Published: July 24, 2015

National Hot Dog Day, Mustard or ketchup? These are the kinds of pressing questions the nation faces today because it’s National Hot Dog Day.

I know what you’re thinking: who knew hot dogs had their own day? They do. They have their own month, too: National Hot Dog Day is part of National Hot Dog Month (I kid you not) as designated by the National Hot Dog and Sausage Council.

Americans love hot dogs. Love them. Last year, Americans spent more than $2.5 billion on hot dogs just in supermarkets. That’s about 10% of the entire gross domestic product of El Salvador. On hot dogs.

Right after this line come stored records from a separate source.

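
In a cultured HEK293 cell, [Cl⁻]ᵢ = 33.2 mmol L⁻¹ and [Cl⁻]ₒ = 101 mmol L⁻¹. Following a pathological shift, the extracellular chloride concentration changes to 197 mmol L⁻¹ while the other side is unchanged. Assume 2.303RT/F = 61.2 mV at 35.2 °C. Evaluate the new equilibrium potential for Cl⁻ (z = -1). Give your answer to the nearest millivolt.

After the shift: [Cl⁻]_out = 197, [Cl⁻]_in = 33.2 mmol L⁻¹.
E_new = (61.2/-1)·log₁₀(197/33.2) = -61.20 · (0.7733) = -47.33 mV

-47 mV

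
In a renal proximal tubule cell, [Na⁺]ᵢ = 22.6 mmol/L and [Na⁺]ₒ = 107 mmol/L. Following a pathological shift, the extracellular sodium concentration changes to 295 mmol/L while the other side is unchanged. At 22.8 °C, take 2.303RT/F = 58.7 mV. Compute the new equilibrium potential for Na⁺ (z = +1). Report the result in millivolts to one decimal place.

After the shift: [Na⁺]_out = 295, [Na⁺]_in = 22.6 mmol/L.
E_new = (58.7/1)·log₁₀(295/22.6) = 58.70 · (1.1157) = 65.49 mV

65.5 mV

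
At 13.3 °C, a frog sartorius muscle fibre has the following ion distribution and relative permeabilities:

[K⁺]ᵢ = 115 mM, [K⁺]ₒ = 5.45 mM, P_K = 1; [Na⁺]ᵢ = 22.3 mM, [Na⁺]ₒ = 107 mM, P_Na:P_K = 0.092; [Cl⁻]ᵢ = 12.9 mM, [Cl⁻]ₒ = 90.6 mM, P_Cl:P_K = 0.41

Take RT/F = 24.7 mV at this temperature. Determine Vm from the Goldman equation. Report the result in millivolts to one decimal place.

Vm = 24.7 · ln[(Σ P·[cation]ₒ + Σ P·[anion]ᵢ) / (Σ P·[cation]ᵢ + Σ P·[anion]ₒ)]
Numerator = 1×5.45 + 0.092×107 + 0.41×12.9 = 20.58
Denominator = 1×115 + 0.092×22.3 + 0.41×90.6 = 154.2
Vm = 24.7 · ln(0.13348) = 24.7 × (-2.0138) = -49.74 mV

-49.7 mV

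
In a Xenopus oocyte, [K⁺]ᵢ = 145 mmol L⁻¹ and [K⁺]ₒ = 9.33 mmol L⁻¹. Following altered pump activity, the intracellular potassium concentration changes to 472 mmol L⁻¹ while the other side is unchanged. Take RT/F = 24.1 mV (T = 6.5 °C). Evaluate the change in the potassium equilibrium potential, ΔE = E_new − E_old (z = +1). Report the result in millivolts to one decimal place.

E_old = (24.1/1)·ln(9.33/145) = -66.12 mV
E_new = (24.1/1)·ln(9.33/472) = -94.56 mV
ΔE = -94.56 − (-66.12) = -28.44 mV

-28.4 mV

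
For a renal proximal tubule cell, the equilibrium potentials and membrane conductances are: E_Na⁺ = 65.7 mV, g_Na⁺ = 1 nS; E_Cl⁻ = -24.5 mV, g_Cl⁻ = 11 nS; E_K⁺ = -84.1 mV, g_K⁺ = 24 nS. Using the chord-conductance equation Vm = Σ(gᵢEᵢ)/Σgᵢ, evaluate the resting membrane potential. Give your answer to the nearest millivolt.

-62 mV

Σ gᵢEᵢ = 1·(65.7) + 11·(-24.5) + 24·(-84.1) = -2222.20
Σ gᵢ = 1 + 11 + 24 = 36
Vm = -2222.20 / 36 = -61.73 mV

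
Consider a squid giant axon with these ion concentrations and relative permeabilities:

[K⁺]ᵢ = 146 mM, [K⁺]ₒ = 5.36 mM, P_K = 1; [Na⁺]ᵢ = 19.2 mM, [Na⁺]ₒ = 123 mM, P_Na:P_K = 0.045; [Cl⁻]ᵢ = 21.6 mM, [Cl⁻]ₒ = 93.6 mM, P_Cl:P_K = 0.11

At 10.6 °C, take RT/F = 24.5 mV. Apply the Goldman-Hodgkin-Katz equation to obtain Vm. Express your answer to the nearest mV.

-61 mV

Vm = 24.5 · ln[(Σ P·[cation]ₒ + Σ P·[anion]ᵢ) / (Σ P·[cation]ᵢ + Σ P·[anion]ₒ)]
Numerator = 1×5.36 + 0.045×123 + 0.11×21.6 = 13.27
Denominator = 1×146 + 0.045×19.2 + 0.11×93.6 = 157.2
Vm = 24.5 · ln(0.084443) = 24.5 × (-2.4717) = -60.56 mV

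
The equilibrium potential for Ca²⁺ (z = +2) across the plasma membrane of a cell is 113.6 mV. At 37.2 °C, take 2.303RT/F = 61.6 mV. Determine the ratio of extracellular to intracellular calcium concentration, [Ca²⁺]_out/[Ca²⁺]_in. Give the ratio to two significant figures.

log₁₀([out]/[in]) = E·z/(61.6) = 113.6 × 2 / 61.6 = 3.6883
[out]/[in] = 10^(3.6883) = 4879

4900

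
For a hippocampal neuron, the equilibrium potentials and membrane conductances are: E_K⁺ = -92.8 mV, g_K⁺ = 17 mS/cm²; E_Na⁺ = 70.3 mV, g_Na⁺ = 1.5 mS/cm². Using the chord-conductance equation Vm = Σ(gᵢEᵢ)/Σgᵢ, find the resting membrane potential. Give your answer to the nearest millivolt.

Σ gᵢEᵢ = 17·(-92.8) + 1.5·(70.3) = -1472.15
Σ gᵢ = 17 + 1.5 = 18.5
Vm = -1472.15 / 18.5 = -79.58 mV

-80 mV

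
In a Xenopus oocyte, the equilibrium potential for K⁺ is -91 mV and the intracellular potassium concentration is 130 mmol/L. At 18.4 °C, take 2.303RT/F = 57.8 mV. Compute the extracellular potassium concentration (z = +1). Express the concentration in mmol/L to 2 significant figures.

Nernst: E = (57.8/1) · log₁₀([out]/[in]), so log₁₀([out]/[in]) = -91.0 × 1 / 57.8 = -1.5744.
[out]/[in] = 10^(-1.5744) = 0.02664.
[out] = 0.02664 × 130 = 3.464 mmol/L.

3.5 mmol/L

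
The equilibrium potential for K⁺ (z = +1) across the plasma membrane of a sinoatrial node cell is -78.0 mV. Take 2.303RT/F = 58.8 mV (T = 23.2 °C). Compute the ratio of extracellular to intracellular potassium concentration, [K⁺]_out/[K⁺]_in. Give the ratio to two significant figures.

0.047

log₁₀([out]/[in]) = E·z/(58.8) = -78.0 × 1 / 58.8 = -1.3265
[out]/[in] = 10^(-1.3265) = 0.04715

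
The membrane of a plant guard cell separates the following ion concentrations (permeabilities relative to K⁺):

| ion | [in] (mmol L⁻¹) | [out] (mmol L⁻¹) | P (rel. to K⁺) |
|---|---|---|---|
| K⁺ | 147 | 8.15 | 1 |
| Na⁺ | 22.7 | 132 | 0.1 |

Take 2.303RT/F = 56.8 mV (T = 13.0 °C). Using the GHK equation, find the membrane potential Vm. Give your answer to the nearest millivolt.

-48 mV

Vm = 56.8 · log₁₀[(Σ P·[cation]ₒ + Σ P·[anion]ᵢ) / (Σ P·[cation]ᵢ + Σ P·[anion]ₒ)]
Numerator = 1×8.15 + 0.1×132 = 21.35
Denominator = 1×147 + 0.1×22.7 = 149.3
Vm = 56.8 · log₁₀(0.14303) = 56.8 × (-0.8446) = -47.97 mV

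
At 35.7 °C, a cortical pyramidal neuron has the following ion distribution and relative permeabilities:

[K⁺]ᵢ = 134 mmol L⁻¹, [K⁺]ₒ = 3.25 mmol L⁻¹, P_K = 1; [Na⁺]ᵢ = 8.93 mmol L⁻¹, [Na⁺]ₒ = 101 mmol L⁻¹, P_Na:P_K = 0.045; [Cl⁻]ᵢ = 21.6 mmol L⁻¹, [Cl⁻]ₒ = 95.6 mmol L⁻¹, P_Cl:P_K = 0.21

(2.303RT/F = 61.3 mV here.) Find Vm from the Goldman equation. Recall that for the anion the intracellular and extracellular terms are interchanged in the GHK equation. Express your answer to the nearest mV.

-67 mV

Vm = 61.3 · log₁₀[(Σ P·[cation]ₒ + Σ P·[anion]ᵢ) / (Σ P·[cation]ᵢ + Σ P·[anion]ₒ)]
Numerator = 1×3.25 + 0.045×101 + 0.21×21.6 = 12.33
Denominator = 1×134 + 0.045×8.93 + 0.21×95.6 = 154.5
Vm = 61.3 · log₁₀(0.079824) = 61.3 × (-1.0979) = -67.30 mV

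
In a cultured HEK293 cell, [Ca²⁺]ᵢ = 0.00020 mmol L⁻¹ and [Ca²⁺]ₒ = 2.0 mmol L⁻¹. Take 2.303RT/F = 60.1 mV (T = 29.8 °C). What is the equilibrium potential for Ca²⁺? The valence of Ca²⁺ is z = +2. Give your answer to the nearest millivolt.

120 mV

E = (60.1/z) · log₁₀([Ca²⁺]_out/[Ca²⁺]_in) with z = +2.
= (60.1/2) · log₁₀(2.0/0.00020) = 30.05 · log₁₀(1e+04)
= 30.05 · (4.0000) = 120.20 mV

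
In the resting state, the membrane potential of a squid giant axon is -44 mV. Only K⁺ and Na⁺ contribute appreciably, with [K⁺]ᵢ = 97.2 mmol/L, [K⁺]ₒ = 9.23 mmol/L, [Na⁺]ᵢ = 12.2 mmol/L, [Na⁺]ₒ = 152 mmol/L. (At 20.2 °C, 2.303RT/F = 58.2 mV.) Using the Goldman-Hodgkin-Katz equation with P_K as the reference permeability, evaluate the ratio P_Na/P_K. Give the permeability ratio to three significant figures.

0.0522

Let α = P_Na/P_K. GHK: Vm = 58.2·log₁₀[(Kₒ + α·Naₒ)/(Kᵢ + α·Naᵢ)].
10^(Vm/58.2) = 10^(-44.0/58.2) = 0.17538
So 0.17538·(Kᵢ + α·Naᵢ) = Kₒ + α·Naₒ → α = (0.17538·97.2 − 9.23) / (152.0 − 0.17538·12.2)
α = (17.05 − 9.23) / (152.0 − 2.14) = 7.817/149.9 = 0.05216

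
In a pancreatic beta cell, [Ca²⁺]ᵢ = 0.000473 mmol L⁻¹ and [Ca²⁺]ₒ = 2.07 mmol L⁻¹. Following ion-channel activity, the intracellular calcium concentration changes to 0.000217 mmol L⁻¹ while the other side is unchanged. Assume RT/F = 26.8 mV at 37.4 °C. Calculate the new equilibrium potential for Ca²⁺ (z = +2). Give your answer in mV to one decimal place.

After the shift: [Ca²⁺]_out = 2.07, [Ca²⁺]_in = 0.000217 mmol L⁻¹.
E_new = (26.8/2)·ln(2.07/0.000217) = 13.40 · (9.1632) = 122.79 mV

122.8 mV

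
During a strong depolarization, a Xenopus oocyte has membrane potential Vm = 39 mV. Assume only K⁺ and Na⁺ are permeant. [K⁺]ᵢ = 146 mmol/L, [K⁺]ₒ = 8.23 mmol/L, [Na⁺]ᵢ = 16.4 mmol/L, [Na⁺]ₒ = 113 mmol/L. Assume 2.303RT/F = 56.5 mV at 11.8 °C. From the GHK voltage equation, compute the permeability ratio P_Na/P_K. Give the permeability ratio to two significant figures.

22

Let α = P_Na/P_K. GHK: Vm = 56.5·log₁₀[(Kₒ + α·Naₒ)/(Kᵢ + α·Naᵢ)].
10^(Vm/56.5) = 10^(39.0/56.5) = 4.9008
So 4.9008·(Kᵢ + α·Naᵢ) = Kₒ + α·Naₒ → α = (4.9008·146.0 − 8.23) / (113.0 − 4.9008·16.4)
α = (715.5 − 8.23) / (113.0 − 80.37) = 707.3/32.63 = 21.68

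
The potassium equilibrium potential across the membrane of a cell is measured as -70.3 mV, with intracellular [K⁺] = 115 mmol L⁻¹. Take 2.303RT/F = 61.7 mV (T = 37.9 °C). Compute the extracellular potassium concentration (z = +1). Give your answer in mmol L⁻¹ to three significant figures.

8.34 mmol L⁻¹

Nernst: E = (61.7/1) · log₁₀([out]/[in]), so log₁₀([out]/[in]) = -70.3 × 1 / 61.7 = -1.1394.
[out]/[in] = 10^(-1.1394) = 0.07255.
[out] = 0.07255 × 115 = 8.343 mmol L⁻¹.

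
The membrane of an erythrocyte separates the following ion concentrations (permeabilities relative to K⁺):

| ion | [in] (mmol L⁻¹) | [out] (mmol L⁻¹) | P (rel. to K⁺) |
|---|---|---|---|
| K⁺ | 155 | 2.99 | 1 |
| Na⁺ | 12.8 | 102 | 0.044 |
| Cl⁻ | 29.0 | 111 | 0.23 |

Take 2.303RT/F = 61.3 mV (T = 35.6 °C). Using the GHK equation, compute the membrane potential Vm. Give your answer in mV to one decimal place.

-67.9 mV

Vm = 61.3 · log₁₀[(Σ P·[cation]ₒ + Σ P·[anion]ᵢ) / (Σ P·[cation]ᵢ + Σ P·[anion]ₒ)]
Numerator = 1×2.99 + 0.044×102 + 0.23×29.0 = 14.15
Denominator = 1×155 + 0.044×12.8 + 0.23×111 = 181.1
Vm = 61.3 · log₁₀(0.078126) = 61.3 × (-1.1072) = -67.87 mV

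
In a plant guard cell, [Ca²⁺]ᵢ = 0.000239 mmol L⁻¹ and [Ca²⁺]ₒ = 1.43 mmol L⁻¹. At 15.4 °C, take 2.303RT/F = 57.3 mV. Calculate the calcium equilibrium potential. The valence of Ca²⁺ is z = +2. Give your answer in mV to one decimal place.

E = (57.3/z) · log₁₀([Ca²⁺]_out/[Ca²⁺]_in) with z = +2.
= (57.3/2) · log₁₀(1.43/0.000239) = 28.65 · log₁₀(5983)
= 28.65 · (3.7769) = 108.21 mV

108.2 mV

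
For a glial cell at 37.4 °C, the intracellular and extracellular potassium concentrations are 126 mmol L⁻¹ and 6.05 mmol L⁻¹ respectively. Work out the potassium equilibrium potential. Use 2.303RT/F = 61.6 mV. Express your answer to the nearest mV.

-81 mV

E = (61.6/z) · log₁₀([K⁺]_out/[K⁺]_in) with z = +1.
= (61.6/1) · log₁₀(6.05/126) = 61.60 · log₁₀(0.04802)
= 61.60 · (-1.3186) = -81.23 mV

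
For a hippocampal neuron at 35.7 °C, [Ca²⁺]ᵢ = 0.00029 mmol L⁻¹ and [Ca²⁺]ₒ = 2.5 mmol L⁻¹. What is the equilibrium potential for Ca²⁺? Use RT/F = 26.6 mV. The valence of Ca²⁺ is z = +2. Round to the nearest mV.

E = (26.6/z) · ln([Ca²⁺]_out/[Ca²⁺]_in) with z = +2.
= (26.6/2) · ln(2.5/0.00029) = 13.30 · ln(8621)
= 13.30 · (9.0619) = 120.52 mV

121 mV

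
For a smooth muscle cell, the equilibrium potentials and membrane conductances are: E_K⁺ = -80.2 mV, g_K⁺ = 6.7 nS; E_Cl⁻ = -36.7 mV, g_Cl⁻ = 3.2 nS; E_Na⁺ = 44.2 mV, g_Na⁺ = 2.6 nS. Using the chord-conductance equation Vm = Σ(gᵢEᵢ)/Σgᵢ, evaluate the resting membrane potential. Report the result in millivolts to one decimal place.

-43.2 mV

Σ gᵢEᵢ = 6.7·(-80.2) + 3.2·(-36.7) + 2.6·(44.2) = -539.86
Σ gᵢ = 6.7 + 3.2 + 2.6 = 12.5
Vm = -539.86 / 12.5 = -43.19 mV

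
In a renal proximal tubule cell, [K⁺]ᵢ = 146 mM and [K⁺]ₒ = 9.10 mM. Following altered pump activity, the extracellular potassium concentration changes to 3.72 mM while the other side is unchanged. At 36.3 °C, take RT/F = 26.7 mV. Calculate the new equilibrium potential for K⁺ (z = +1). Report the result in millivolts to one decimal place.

-98.0 mV

After the shift: [K⁺]_out = 3.72, [K⁺]_in = 146 mM.
E_new = (26.7/1)·ln(3.72/146) = 26.70 · (-3.6699) = -97.99 mV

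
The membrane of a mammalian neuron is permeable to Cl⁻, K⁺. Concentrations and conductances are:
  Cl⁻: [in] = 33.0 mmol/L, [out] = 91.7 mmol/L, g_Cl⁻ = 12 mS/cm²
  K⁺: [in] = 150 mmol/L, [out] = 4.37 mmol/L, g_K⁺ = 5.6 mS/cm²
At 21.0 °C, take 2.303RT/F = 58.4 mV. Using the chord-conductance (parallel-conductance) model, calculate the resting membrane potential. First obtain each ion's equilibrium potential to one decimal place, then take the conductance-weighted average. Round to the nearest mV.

E_Cl⁻ = (58.4/-1)·log₁₀(91.7/33.0) = -25.9 mV
E_K⁺ = (58.4/1)·log₁₀(4.37/150) = -89.7 mV
Vm = (Σ gᵢEᵢ)/(Σ gᵢ) = (12·-25.9 + 5.6·-89.7) / (12 + 5.6)
= -813.12 / 17.6 = -46.20 mV

-46 mV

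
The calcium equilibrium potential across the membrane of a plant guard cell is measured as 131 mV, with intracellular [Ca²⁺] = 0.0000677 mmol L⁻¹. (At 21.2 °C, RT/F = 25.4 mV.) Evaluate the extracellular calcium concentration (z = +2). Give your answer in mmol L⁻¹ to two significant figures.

2.0 mmol L⁻¹

Nernst: E = (25.4/2) · ln([out]/[in]), so ln([out]/[in]) = 131.0 × 2 / 25.4 = 10.3150.
[out]/[in] = e^(10.3150) = 3.018e+04.
[out] = 3.018e+04 × 0.0000677 = 2.043 mmol L⁻¹.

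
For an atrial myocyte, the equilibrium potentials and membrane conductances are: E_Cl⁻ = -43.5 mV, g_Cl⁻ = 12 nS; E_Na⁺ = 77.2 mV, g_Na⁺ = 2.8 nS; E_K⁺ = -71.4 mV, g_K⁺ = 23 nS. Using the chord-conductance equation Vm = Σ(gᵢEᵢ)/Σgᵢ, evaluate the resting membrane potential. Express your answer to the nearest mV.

-52 mV

Σ gᵢEᵢ = 12·(-43.5) + 2.8·(77.2) + 23·(-71.4) = -1948.04
Σ gᵢ = 12 + 2.8 + 23 = 37.8
Vm = -1948.04 / 37.8 = -51.54 mV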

That doesn’t count all of the dollars spent in restaurants and at sporting events. At baseball stadiums, hot dogs are practically required eating: fans consumed more than 21.4 million hot dogs last season with Los Angeles putting away the most (a remarkable 3 million). It’s no coincidence that baseball, a summer sport, and hot dogs, go hand and hand: during the summer stretch, Americans will eat 7 billion hot dogs, or about 818 hot dogs every second.

Straight from the Navy Pier! Image courtesy of Kelly Phillips Erb

While Americans may love their hot dogs, we don’t love taxes. And we don’t love taxes on hot dogs. Believe it or not, the two became intertwined in the 1970s when the so-called “hot dog tax” reared its ugly head.

In 1971, New York managed to push through a law which imposed a state and city sales tax to restaurant bills that totaled more than a dime and less than a dollar. The price range earned the tax the moniker “hot dog tax” because it boosted the tax on lunches like hot dogs – while exempting breakfasts (at the time, cheaper than a dollar) and pricier meals. In other words, your caviar-laden baguette could have escaped taxation but not the lowly hot dog.

Ironically, while the “hot dog tax” was characterized as a tax that hurt the poor, then Gov. Nelson Rockefeller (R) used the extension of the sales tax – introduced just a few years before – to promote large welfare programs and public works projects. The New York Governor was considered far too spend-y and tax happy to be a Republican at the time and caught a break when President Nixon (R) was forced to resign: President Gerald Ford (R) chose Rockefeller to serve as his Vice President (despite Rockefeller’s clear lack of popularity, losing the primary three times in his bid to become President).